# The Trust of a Wild Creature



## prof20 (Jan 11, 2007)

Dolphin seeks help from diver

Dolphin seeks help from diver to remove hook and line from its fin.

It starts to happen around the 3-4 minute mark.

<NOT MY VIDEO>
I own no rights to this.

http://www.liveleak.com/ll_embed?f=6f442586fded

Roger


----------



## grizzlyj (Oct 14, 2008)

Dolphins are so good at staying just out of touch! Amazing! 8)


----------



## aldra (Jul 2, 2009)

I found it amazing Grizzlyj

And It lifted my faith in people

Totally uplifting  

Aldra


----------



## lalala (Aug 13, 2009)

Not akin to a dolphin, but we found two young grass snakes caught in plastic fruit bush netting in our garden. i cut the first one out using nail scissors and managed to get it totally free. It was very still while I was cutting the net away and moved like lightning once it was free. The second was more difficult and i simply couldn't cut all of the net away without damaging the snake, so I cut what I could and the snake moved off.

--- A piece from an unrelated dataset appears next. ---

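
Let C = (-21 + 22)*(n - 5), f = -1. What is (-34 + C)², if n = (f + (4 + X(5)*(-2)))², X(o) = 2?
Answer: 1444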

It was distressing for the snakes and for us and was a lesson as to the damage that netting and plastic line can do to wildlife,
lala


----------



## bulawayolass (Jul 27, 2010)

The plastic that holds cans in a pack should always be cut never stretched and discarded
I remember a kitten l spent about a week attempting to trap on a timeshare in Tenerife when l lived there and ran the rescue.

Sadly to no avail it disappeared, with the way it was constricting it was in for a slow death before it got much bigger.


----------